Matthew Sharp | Bulletin of the Atomic Scientists
June 26, 2026

CNSP's Senior Nuclear Fellow, Matthew Sharp, examines "three events have been central to US and international nuclear policy for a generation and remain significantly relevant to current policy challenges," in his latest analysis for the Bulletin of the Atomic Scientists.
In the space of a few years in the late 1960s, US policymakers debated and set US policy on three issues that subsequently formed the basis of US nonproliferation and arms control policy: A senior group in 1965 decided that nonproliferation should be an overriding US policy interest. President Lyndon Johnson’s advisors developed the conception that diplomacy to constrain nuclear arsenals (arms control) should be advanced as a preferred alternative to armament at the 1967 Glassboro Summit with the Soviet Union.

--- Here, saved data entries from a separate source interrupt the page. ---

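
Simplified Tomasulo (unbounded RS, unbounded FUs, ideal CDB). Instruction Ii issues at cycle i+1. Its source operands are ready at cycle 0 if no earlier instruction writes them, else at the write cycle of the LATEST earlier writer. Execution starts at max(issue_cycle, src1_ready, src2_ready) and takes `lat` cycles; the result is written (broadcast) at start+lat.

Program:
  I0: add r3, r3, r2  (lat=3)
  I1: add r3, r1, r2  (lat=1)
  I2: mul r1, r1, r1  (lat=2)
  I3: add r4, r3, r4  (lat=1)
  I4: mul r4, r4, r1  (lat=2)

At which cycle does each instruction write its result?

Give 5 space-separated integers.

Answer: 4 3 5 5 7

Derivation:
I0 add r3: issue@1 deps=(None,None) exec_start@1 write@4
I1 add r3: issue@2 deps=(None,None) exec_start@2 write@3
I2 mul r1: issue@3 deps=(None,None) exec_start@3 write@5
I3 add r4: issue@4 deps=(1,None) exec_start@4 write@5
I4 mul r4: issue@5 deps=(3,2) exec_start@5 write@7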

And in 1968, negotiators of the Nuclear Non-Proliferation Treaty (NPT) reached an understanding of the linkage between nonproliferation and disarmament in that treaty, and the means for enforcing that linkage.

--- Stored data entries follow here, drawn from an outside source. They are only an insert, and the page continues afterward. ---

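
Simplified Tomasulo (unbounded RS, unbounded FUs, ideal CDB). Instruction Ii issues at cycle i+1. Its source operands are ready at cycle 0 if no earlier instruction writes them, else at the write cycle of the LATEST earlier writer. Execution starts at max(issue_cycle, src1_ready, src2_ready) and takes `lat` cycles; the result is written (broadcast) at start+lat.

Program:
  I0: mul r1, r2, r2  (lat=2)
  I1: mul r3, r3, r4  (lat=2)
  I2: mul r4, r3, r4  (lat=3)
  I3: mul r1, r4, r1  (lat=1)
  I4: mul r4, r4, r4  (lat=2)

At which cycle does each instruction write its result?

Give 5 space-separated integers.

Answer: 3 4 7 8 9

Derivation:
I0 mul r1: issue@1 deps=(None,None) exec_start@1 write@3
I1 mul r3: issue@2 deps=(None,None) exec_start@2 write@4
I2 mul r4: issue@3 deps=(1,None) exec_start@4 write@7
I3 mul r1: issue@4 deps=(2,0) exec_start@7 write@8
I4 mul r4: issue@5 deps=(2,2) exec_start@7 write@9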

The conclusions from these three events have been central to US and international nuclear policy for a generation and remain significantly relevant to current policy challenges. But today’s US policymakers seem to have forgotten or dismissed the logic that their predecessors found compelling. They must be reminded of these moments, but not without reflection: Policymakers must revisit those earlier debates and assess whether today’s context requires changes in core US policy positions.